Néanmoins, certains problèmes viennent parfois pourrir un peu l’expérience de jeu, souvent par manque de clarté dans les éléments du décors. Il n’a pas été rare que je me jette dans des gouffres là ou je pensais trouver un bon plancher bien solide. Quelques bug de scrolling quand on heurte des murs de transitions feront basculer la caméra sur le prochain tableau alors que Wayne n’a pas encore quitté le précédent, mais le jeu corrige tout seul systématiquement en ramenant la caméra à sa juste place, rendant la gène minime. Les développeurs ont aussi esquiver les passages aquatiques comme des lâches : c’est bien simple Wayne ne sait pas nager et si vous toucher un bassin qui a plus d’un mètre cinquante de profondeur vous mourrez instantanément. C’est dommage quand on voit le soin qui a été apporté à l’ambiance glauque et humide des égouts, on se dit que le résultat aurait put être excellent. J’ai aussi trouver assez étrange la profusion de pendus sur les tableaux, à croire que c’était un leitmotiv du jeu. Il y a aussi cette trop grande facilité et le fait qu’on traverse tout ça un peu rapidement et sans avoir trop de raisons de s’attarder. Finalement on glisse assez vite de gauche à droite et les énigmes ne cassent franchement pas trois pattes à un canard.
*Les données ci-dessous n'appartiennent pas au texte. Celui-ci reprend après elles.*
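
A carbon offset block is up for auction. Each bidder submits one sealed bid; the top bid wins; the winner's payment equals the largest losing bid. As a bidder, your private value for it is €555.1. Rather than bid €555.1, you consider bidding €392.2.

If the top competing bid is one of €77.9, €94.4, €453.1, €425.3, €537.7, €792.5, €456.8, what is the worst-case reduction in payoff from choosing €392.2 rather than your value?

€129.8

€77.9: same outcome either way → loss €0.
€94.4: same outcome either way → loss €0.
€453.1: truthful gives €102, deviation gives €0 → loss €102.
€425.3: truthful gives €129.8, deviation gives €0 → loss €129.8.
€537.7: truthful gives €17.4, deviation gives €0 → loss €17.4.
€792.5: same outcome either way → loss €0.
€456.8: truthful gives €98.3, deviation gives €0 → loss €98.3.
Maximum loss: €129.8.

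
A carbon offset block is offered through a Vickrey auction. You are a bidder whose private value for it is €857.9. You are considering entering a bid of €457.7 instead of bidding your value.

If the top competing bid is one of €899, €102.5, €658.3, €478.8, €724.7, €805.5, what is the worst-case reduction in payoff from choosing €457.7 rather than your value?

€899: same outcome either way → loss €0.
€102.5: same outcome either way → loss €0.
€658.3: truthful gives €199.6, deviation gives €0 → loss €199.6.
€478.8: truthful gives €379.1, deviation gives €0 → loss €379.1.
€724.7: truthful gives €133.2, deviation gives €0 → loss €133.2.
€805.5: truthful gives €52.4, deviation gives €0 → loss €52.4.
Maximum loss: €379.1.

€379.1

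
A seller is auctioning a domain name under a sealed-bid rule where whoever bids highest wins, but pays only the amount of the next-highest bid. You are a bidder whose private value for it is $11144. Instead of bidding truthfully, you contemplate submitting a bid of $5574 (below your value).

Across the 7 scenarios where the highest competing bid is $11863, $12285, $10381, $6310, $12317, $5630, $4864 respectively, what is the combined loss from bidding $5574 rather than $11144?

$11111

The deviation costs you only when the competing bid falls strictly between $5574 and $11144; elsewhere both bids give the same outcome.
$11863: outcomes coincide → loss $0.
$12285: outcomes coincide → loss $0.
$10381: truthful payoff $763, deviation payoff $0 → loss $763.
$6310: truthful payoff $4834, deviation payoff $0 → loss $4834.
$12317: outcomes coincide → loss $0.
$5630: truthful payoff $5514, deviation payoff $0 → loss $5514.
$4864: outcomes coincide → loss $0.
Total loss = $763 + $4834 + $5514 = $11111.
Truthful bidding weakly dominates here: raising your bid can only win items priced above your value, and lowering it can only forfeit items priced below.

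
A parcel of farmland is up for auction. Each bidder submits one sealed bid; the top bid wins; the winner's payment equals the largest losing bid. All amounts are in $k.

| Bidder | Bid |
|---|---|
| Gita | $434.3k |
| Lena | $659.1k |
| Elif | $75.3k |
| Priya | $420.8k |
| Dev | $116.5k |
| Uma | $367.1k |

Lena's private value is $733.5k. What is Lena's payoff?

$299.2k

Highest bid: Lena at $659.1k, so Lena wins.
Second-highest bid: Gita at $434.3k — that is the price the winner pays.
Lena's payoff = value − price = $733.5k − $434.3k = $299.2k.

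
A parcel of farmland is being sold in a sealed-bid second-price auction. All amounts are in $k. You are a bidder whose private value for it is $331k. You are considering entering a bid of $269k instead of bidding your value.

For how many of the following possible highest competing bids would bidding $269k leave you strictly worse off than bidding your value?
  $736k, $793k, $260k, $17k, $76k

0

The deviation hurts exactly when the highest competing bid lies strictly between $269k and $331k — underbidding then forfeits a profitable win.
$736k: above both → same outcome either way.
$793k: above both → same outcome either way.
$260k: below both → same outcome either way.
$17k: below both → same outcome either way.
$76k: below both → same outcome either way.
Count: 0.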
Deadlight rendu profondeur de champ

Au final Deadlight est un excellent jeu de plate forme (ça ne court déjà pas les rues) malgré un challenge généralement aux abonnés absents et certains passages pas bien excitants à jouer. Il n’en reste pas moins que le jeu est vraiment dans la moyenne haute des grosses productions indé de l’année 2012 et vaudra le détour en promo (il est d’ailleurs actuellement en promotion à 5,99€ sur steam et, à ce prix là, je vous conseil la balade).